If someone in your family has been diagnosed with celiac disease, you may be left wondering if you or other family members should be concerned about having or developing the condition. The short answer is yes. Celiac disease is an autoimmune disorder that runs in families, although not all cases of celiac disease are triggered by genetic history.
Celiac Disease Facts
One in 133 Americans has celiac disease, according to the University of Chicago Disease Center. Celiac disease is a serious autoimmune disorder. An autoimmune disorder occurs when one’s immune system malfunctions and thus attacks the body’s tissues and organs. With celiac disease, the immune system is abnormally sensitive to gluten, which is found on wheat, barley and rye. With celiac disease, the villi, which are small, finger-like projections located within the small intestine that work to absorb nutrients, are damaged by inflammation. This leads to intestinal damage and a host of problems ranging from poor absorption of nutrients and diarrhea to weight loss, abdominal pain and swelling.
If an individual with celiac disease does not adhere to a strict gluten-free diet, inflammation will ensue, leading to a potentially wide variety of signs and symptoms involving a number of parts of the body. Celiac disease may develop at any age (once an individual is old enough to start eating solid foods).
The Genetics of Celiac Disease: The HLA Gene
The Human Leukocyte Antigen (HLA) gene produces a protein that carries small pieces of foreign matter (like bacteria and viruses) on the surface of a cell so white blood cells will recognize the foreign material. When the invader is recognized by a white blood cell, the immune system then responds by attacking the foreign matter in attempt to protect the body. When an individual has celiac disease, the HLA molecules likely carry partial pieces of gluten in a way that it is unrecognized by the white blood cells as an invader. This, in turn, leaves your own tissues to be attacked while your body tries to rid itself of the gluten.

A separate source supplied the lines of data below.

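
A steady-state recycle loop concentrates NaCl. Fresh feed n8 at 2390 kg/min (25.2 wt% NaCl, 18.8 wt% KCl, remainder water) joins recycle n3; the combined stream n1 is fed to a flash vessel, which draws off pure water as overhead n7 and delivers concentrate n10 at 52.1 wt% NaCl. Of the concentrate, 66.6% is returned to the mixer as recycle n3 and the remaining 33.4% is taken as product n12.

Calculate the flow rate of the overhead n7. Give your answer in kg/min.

1234 kg/min

Overall NaCl balance (none leaves overhead): NaCl in fresh feed = NaCl in product, i.e. 2390×0.252 = (1−0.666)·n10·0.521.
n10 = 602.28/(0.521×0.334) = 3461.1 kg/min.
Recycle n3 = 0.666×3461.1 = 2305.1 kg/min.
Combined feed n1 = 2390 + 2305.1 = 4695.1 kg/min.
Overhead n7 = n1 − n10 = 4695.1 − 3461.1 = 1234 kg/min.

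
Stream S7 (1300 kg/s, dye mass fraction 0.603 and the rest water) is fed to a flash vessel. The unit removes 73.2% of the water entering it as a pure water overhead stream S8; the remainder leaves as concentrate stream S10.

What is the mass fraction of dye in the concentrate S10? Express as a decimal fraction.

dye is not removed: 1300×0.603 = 783.9 kg/s of dye enters S10.
water entering = 1300×0.397 = 516.1 kg/s; overhead removed = 0.732×516.1 = 377.79 kg/s.
Concentrate = 1300 − 377.79 = 922.21 kg/s.
Mass fraction = 783.9/922.21 = 0.850.

0.850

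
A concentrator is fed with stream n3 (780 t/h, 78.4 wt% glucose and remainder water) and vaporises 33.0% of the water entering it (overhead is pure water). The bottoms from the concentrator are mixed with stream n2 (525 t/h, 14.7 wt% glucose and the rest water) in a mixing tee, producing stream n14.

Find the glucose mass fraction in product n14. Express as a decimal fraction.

Vapour removed = 0.330×0.216×780 = 55.598 t/h; concentrate = 724.4 t/h.
glucose reaching the mixer = 611.52 (from concentrate) + 525×0.147 = 688.69 t/h.
Product flow = 724.4 + 525 = 1249.4 t/h; glucose fraction = 0.551.

0.551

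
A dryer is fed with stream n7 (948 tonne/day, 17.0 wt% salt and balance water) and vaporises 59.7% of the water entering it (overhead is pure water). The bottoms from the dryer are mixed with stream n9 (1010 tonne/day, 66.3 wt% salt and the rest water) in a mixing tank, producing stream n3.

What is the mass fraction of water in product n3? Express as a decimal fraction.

0.442

Vapour removed = 0.597×0.830×948 = 469.74 tonne/day; concentrate = 478.26 tonne/day.
water reaching the mixer = 317.1 (from concentrate) + 1010×0.337 = 657.47 tonne/day.
Product flow = 478.26 + 1010 = 1488.3 tonne/day; water fraction = 0.442.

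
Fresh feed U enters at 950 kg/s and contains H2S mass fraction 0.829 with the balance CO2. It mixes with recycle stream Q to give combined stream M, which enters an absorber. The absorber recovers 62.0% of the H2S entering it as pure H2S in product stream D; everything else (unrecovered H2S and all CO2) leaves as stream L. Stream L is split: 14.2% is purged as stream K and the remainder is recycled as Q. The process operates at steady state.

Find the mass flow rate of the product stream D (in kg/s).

H2S in M: m_A = 950×0.829 + (1−0.142)·(1−0.620)·m_A, so m_A = 787.55/0.6740 = 1168.5 kg/s.
Product D = 0.620×1168.5 = 724.5 kg/s.

724.5 kg/s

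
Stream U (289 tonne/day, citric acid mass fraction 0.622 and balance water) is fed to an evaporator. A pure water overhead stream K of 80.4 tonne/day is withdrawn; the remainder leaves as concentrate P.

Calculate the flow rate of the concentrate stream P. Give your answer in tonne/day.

208.6 tonne/day

Concentrate = 289 − 80.4 = 208.6 tonne/day.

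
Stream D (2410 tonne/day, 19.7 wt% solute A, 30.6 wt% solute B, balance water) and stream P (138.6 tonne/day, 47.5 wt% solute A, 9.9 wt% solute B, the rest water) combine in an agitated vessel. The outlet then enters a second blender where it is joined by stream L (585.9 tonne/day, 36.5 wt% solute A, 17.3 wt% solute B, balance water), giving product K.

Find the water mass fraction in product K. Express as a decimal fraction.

0.487

Overall, product flow = 3134.5 tonne/day.
water in = 2410×0.497 + 138.6×0.426 + 585.9×0.462 = 1527.5 tonne/day.
water fraction in K = 0.487.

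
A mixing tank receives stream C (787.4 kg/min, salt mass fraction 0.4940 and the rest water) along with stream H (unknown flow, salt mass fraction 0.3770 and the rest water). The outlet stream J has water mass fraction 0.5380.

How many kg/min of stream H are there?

296.4 kg/min

Let H be the unknown flow. Total out = 787.4 + H.
water balance: 398.42 + 0.623·H = 0.538·(787.4 + H)
(0.623 − 0.538)·H = 0.538×787.4 − 398.42 = 25.197
H = 25.197 / 0.085 = 296.43 kg/min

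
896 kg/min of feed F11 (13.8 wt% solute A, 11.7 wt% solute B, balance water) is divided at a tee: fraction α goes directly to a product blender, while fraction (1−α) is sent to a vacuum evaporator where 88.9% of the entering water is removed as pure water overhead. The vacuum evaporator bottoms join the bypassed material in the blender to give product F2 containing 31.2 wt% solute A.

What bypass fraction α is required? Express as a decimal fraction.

0.158

All 896×0.138 = 123.65 kg/min of solute A reaches F2, so F2 = 123.65/0.312 = 396.31 kg/min and vapour = 499.69 kg/min.
The evaporator receives (1−α)·896 of feed at 0.745 water and removes 0.889 of that water:
0.889×0.745×(1−α)×896 = 499.69
(1−α) = 499.69/593.43 = 0.8420;  α = 0.1580.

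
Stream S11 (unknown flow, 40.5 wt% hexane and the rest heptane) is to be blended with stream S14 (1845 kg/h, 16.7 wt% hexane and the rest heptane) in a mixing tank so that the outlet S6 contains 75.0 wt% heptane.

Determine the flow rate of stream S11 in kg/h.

Let S11 be the unknown flow. Total out = 1845 + S11.
heptane balance: 1536.9 + 0.595·S11 = 0.750·(1845 + S11)
(0.595 − 0.750)·S11 = 0.750×1845 − 1536.9 = -153.13
S11 = -153.13 / -0.155 = 987.97 kg/h

988 kg/h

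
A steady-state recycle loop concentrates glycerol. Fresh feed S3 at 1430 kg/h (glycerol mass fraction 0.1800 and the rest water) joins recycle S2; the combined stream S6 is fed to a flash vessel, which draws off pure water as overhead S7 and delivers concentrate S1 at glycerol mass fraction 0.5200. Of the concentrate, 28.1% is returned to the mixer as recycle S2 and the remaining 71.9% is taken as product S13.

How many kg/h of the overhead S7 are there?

Overall glycerol balance (none leaves overhead): glycerol in fresh feed = glycerol in product, i.e. 1430×0.180 = (1−0.281)·S1·0.520.
S1 = 257.4/(0.520×0.719) = 688.46 kg/h.
Recycle S2 = 0.281×688.46 = 193.46 kg/h.
Combined feed S6 = 1430 + 193.46 = 1623.5 kg/h.
Overhead S7 = S6 − S1 = 1623.5 − 688.46 = 935 kg/h.

935 kg/h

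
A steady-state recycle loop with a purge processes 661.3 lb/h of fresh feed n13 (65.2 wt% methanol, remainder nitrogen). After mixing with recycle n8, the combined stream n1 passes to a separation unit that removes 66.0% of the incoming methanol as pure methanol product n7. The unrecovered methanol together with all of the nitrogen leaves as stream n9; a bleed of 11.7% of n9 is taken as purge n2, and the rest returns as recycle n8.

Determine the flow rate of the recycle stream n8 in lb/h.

1922 lb/h

nitrogen enters only via n13 and leaves only via the purge: 661.3×0.348 = 0.117×(nitrogen in n9), and the separation unit passes all nitrogen, so nitrogen in n1 = nitrogen in n9 = 1966.9 lb/h.
methanol in n1: m_A = 661.3×0.652 + (1−0.117)·(1−0.660)·m_A, so m_A = 431.17/0.6998 = 616.15 lb/h.
n9 = (1−0.660)×616.15 + 1966.9 = 2176.4 lb/h.
Recycle n8 = (1−0.117)×2176.4 = 1921.8 lb/h.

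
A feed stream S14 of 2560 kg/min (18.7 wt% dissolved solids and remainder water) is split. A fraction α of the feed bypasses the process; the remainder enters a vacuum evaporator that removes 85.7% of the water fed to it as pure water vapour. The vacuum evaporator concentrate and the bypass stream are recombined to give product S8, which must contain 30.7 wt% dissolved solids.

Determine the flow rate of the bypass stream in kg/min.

All 2560×0.187 = 478.72 kg/min of dissolved solids reaches S8, so S8 = 478.72/0.307 = 1559.3 kg/min and vapour = 1000.7 kg/min.
The evaporator receives (1−α)·2560 of feed at 0.813 water and removes 0.857 of that water:
0.857×0.813×(1−α)×2560 = 1000.7
(1−α) = 1000.7/1783.7 = 0.5610;  α = 0.4390.
Bypass flow = 0.4390×2560 = 1123.8 kg/min.

1124 kg/min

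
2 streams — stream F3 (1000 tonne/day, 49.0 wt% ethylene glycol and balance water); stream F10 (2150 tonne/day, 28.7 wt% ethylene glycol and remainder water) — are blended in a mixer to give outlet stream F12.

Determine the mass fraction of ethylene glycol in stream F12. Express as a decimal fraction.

Total flow out = 1000 + 2150 = 3150 tonne/day.
ethylene glycol in = 1000×0.490 + 2150×0.287 = 1107 tonne/day.
ethylene glycol mass fraction in F12 = 1107/3150 = 0.351.

0.351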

Most people who are diagnosed with celiac disease have a similar link where HLA genes are concerned. Of all of the HLA genes, over 90 percent of celiac patients have a gene called HLA DR3-DQ2. Some individuals with the disease have more than one copy. Other HLA genes that celiac patients may have are known as DR4-DQ8. Because genes are inherited by parents, celiac disease can definitely run in families.
Nearly 95 percent of individuals with celiac disease have a copy of the DQ2 gene, while much of the remaining 5 percent have the DQ8 gene. Having these genetic variants does not mean that the development of celiac disease is imminent for an individual – it just means that you are at risk for developing the disease. It is important to know that these genes are common in all individuals – those with and without celiac disease; however, people who have one or two copies of DQ2 have an increased risk of developing the disease compared to individuals with one or two copies of DQ8. If you carry DQ2 and/or DQ8, your chance is higher than that of the general population of developing celiac disease.
Since celiac disease is genetic, it can run in families. If a first-degree family member (such as a parent, child or sibling) has celiac disease, other members of the same family have up to a 40 percent risk of developing celiac disease.
Screening and Testing
If you or a loved one is at risk for celiac disease, it is important that lifetime screening become a part of regular physical exams. If you have been diagnosed, your biological relatives should also be tested. This is important because individuals can have celiac disease without even knowing it. Some people do not exhibit symptoms. Talk with your physician about ordering genetic testing and how frequently you should be tested.